Lakso menilai upaya pelaporan terhadap Denny merupakan bagian dari upaya membungkam suara kritis terhadap pemerintah. Dia mengatakan peristiwa belakangan ini seperti kriminalisasi terhadap dua aktivis HAM, Haris Azhar dan Fatia Maulidiyanti menjadi petunjuk awal adanya tren membungkam kebebasan berpendapat itu. “Dalam kerangka yang lebih besar, kami sedang menyusun maklumat untuk menolak pembungkaman kritik yang nanti akan kami serahkan ke Presiden,” kata dia.
Mantan pimpinan KPK Bambang Widjojanto mengatakan masuk ke dalam tim itu karena menganggap tudingan membocorkan rahasia negara kepada Denny sangat prematur dan naif.
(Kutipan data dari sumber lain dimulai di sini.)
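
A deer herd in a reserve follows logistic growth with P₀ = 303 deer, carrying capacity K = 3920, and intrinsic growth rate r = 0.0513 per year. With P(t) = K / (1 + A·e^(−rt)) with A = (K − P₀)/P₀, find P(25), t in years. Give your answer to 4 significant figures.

≈ 909.4 deer

A = (3920 − 303)/303 = 11.93729
P(25) = 3920 / (1 + 11.93729·e^(−0.0513·25)) = 3920 / (1 + 11.93729·0.277343)
= 3920 / 4.31073 ≈ 909.36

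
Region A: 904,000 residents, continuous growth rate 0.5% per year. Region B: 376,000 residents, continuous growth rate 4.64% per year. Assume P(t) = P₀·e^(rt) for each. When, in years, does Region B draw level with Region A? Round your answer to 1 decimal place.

t ≈ 21.2 years

904000·e^(0.005t) = 376000·e^(0.0464t)
904000/376000 = e^((0.0464 − 0.005)t) → ln(2.40426) = 0.0414·t
t = 0.87724 / 0.0414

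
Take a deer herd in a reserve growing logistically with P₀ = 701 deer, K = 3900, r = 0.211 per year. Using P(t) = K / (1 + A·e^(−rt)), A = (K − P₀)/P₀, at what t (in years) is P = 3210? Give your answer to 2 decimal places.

A = (3900 − 701)/701 = 4.56348
3210 = 3900/(1 + 4.56348·e^(−0.211t)) → 1 + 4.56348·e^(−0.211t) = 1.21495
e^(−0.211t) = 0.047103 → t = ln(21.23011)/0.211 = 3.05542/0.211

t ≈ 14.48 years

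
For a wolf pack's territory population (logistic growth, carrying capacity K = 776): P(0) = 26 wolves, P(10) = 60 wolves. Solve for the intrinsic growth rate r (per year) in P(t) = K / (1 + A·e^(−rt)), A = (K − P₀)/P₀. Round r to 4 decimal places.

r ≈ 0.0883 per year

A = (776 − 26)/26 = 28.84615
60 = 776/(1 + 28.84615·e^(−r·10)) → e^(−10r) = (12.93333 − 1)/28.84615 = 0.413689
r = −ln(0.413689)/10 = 0.88264/10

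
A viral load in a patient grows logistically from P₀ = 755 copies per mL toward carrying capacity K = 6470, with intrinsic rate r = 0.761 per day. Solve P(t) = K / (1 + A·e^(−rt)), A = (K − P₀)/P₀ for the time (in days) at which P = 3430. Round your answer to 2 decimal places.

A = (6470 − 755)/755 = 7.56954
3430 = 6470/(1 + 7.56954·e^(−0.761t)) → 1 + 7.56954·e^(−0.761t) = 1.8863
e^(−0.761t) = 0.117087 → t = ln(8.54063)/0.761 = 2.14483/0.761

t ≈ 2.82 days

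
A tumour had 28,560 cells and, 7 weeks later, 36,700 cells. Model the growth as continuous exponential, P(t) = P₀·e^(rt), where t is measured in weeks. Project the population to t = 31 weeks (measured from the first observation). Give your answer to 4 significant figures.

r = ln(36700/28560) / 7 ≈ 0.035824 per week
P(31) = 28560 · e^(0.035824·31) = 28560 · 3.03603 ≈ 86709.05

≈ 86,710 cells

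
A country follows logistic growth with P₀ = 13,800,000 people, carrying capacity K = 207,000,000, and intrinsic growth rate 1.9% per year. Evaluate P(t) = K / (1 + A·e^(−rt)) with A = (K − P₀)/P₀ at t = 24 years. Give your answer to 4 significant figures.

≈ 20,970,000 people

A = (207000000 − 13800000)/13800000 = 14
P(24) = 207000000 / (1 + 14·e^(−0.019·24)) = 207000000 / (1 + 14·0.633814)
= 207000000 / 9.87339 ≈ 20965435.58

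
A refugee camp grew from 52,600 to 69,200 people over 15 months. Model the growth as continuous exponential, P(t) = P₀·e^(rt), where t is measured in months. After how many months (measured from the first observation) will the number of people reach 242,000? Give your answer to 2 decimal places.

r = ln(69200/52600) / 15 ≈ 0.018286 per month
t = ln(242000/52600) / r = 1.52622 / 0.018286 ≈ 83.466

t ≈ 83.47 months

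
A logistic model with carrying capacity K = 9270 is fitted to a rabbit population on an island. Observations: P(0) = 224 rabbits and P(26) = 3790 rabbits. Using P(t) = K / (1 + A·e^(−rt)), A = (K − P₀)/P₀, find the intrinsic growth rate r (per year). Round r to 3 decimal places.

A = (9270 − 224)/224 = 40.38393
3790 = 9270/(1 + 40.38393·e^(−r·26)) → e^(−26r) = (2.44591 − 1)/40.38393 = 0.035804
r = −ln(0.035804)/26 = 3.32969/26

r ≈ 0.128 per year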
Dia mengatakan telah terjadi diskriminasi perlakuan hukum antara kasus Denny dengan dugaan kebocoran hasil penyelidikan di KPK yang menyeret nama pimpinan lembaga antirasuah itu. “Kita tidak boleh diskriminatif dan standar ganda, apakah Pimpinan KPK yang dituduh membocorkan hasil penyelidikan KPK pernah dipersoalkan sebagai membocorkan rahasia negara,” kata dia.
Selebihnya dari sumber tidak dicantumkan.